Bookmonger: An immigration story told in two strands
Published 9:00 am Tuesday, July 16, 2024
- “Forever Blackbirds,” by Portland author Dian Greenwood, follows immigrant Marta Gottlieb from 1914 Russia to North Dakota, where in middle age she begins to question her evangelical faith.
Portland author Dian Greenwood draws inspiration from her childhood in the Dakotas for her latest novel, “Forever Blackbirds.”
She also plucks story elements from tales told by her grandmother about how their family had emigrated from Ukraine — then part of Russia — and resettled in the American Midwest.
Although the author has spent most of her adult life on the West Coast, this tale vividly captures the Great Plains’ tough winters and stifling summers in two different but related narratives, separated by three decades.
The main character in each of these tales is Marta.
One story takes place in 1914 when young Marta and her family flee Cossack oppression in Russia and immigrate to the United States. The second story strand picks up 30 years later after Marta has had to grapple with a host of challenges.
Greenwood intertwines the stories, placing “breadcrumbs” in the chapters set in the early years that later lead to dramatic instances of betrayal and disappointment.
Born early in the 20th century, Marta is already a grandmother by the time she reaches the 1940s.
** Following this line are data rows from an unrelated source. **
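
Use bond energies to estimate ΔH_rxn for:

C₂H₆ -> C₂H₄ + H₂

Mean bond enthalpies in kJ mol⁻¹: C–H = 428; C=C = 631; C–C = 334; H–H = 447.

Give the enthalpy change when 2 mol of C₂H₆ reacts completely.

Bonds broken (reactants):
  C–C: 1 × 334 = 334
  C–H: 6 × 428 = 2568
  Σ(broken) = 2902 kJ
Bonds formed (products):
  C–H: 4 × 428 = 1712
  C=C: 1 × 631 = 631
  H–H: 1 × 447 = 447
  Σ(formed) = 2790 kJ
ΔH = Σ(broken) − Σ(formed) = 2902 − 2790 = +112 kJ
For 2× the reaction as written: 2 × (+112) = +224 kJ

ΔH = +224 kJ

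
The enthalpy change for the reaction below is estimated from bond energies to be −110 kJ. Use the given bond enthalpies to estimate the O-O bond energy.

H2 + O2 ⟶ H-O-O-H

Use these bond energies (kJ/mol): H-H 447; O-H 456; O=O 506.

Let D be the O-O bond energy.
Σ(broken) = 1×447 + 1×506 = 953
Σ(formed) = 2×456 + 1×D = 912 + D
ΔH = Σ(broken) − Σ(formed) = (953) − (912 + D) = +41 − D
Setting this equal to −110 kJ gives D = 151 kJ/mol.

D(O-O) ≈ 151 kJ/mol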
Her husband is terminally ill, her elder brother is chronically ill, and her oldest son and two sons-in-law have gone off to fight in World War II.
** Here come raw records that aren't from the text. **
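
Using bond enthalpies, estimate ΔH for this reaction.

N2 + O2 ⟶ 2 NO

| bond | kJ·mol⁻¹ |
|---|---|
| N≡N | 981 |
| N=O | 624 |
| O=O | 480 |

ΔH ≈ +213 kJ

Bonds broken (reactants):
  N≡N: 1 × 981 = 981
  O=O: 1 × 480 = 480
  Σ(broken) = 1461 kJ
Bonds formed (products):
  N=O: 2 × 624 = 1248
  Σ(formed) = 1248 kJ
ΔH = Σ(broken) − Σ(formed) = 1461 − 1248 = +213 kJ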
Her two married daughters, now mothers themselves, are considered too headstrong, not only by Marta’s pious standards but also by her pastor and the gossips in Marta’s small town.
She turns to the following for solace: her youngest son, who still lives at home; her grandchildren, who come to visit often; the baked goods she creates from old country recipes; and perhaps above all, the Bible.
Repeatedly challenged by calamities and adversity, Marta in middle age can’t help thinking that “fear was the one thing we could count on; our futures uncertain, like the wind here blowing a strange but familiar warning, and the ground too hard to bury the dead.”
Yet one particular loss — the latest, but not the last, in a long series of calamities — proves to be particularly excruciating for her.
And although she diligently — her daughters might characterize it as obstinately — tries to adhere to her faith, faith isn’t buying the groceries, faith isn’t conveying her daughter to work the next town over, and faith isn’t fixing the stuff that breaks around the house.
Throughout much of “Forever Blackbirds,” the pacing of the story depends on the actions happening around the main character, and not on Marta herself, who persists in her own plodding way.
But eventually, she has to learn skills beyond baking and cleaning. She needs to learn to see people for who they really are, via their deeds and character, and not necessarily through their church affiliations or social standing.
Finally, she comes to realize that the status quo she has worked for decades to uphold has never served her particularly well.
It isn’t until the book’s end that Marta takes a lesson perhaps from the blackbirds right outside her window: that she, too, can spread her wings.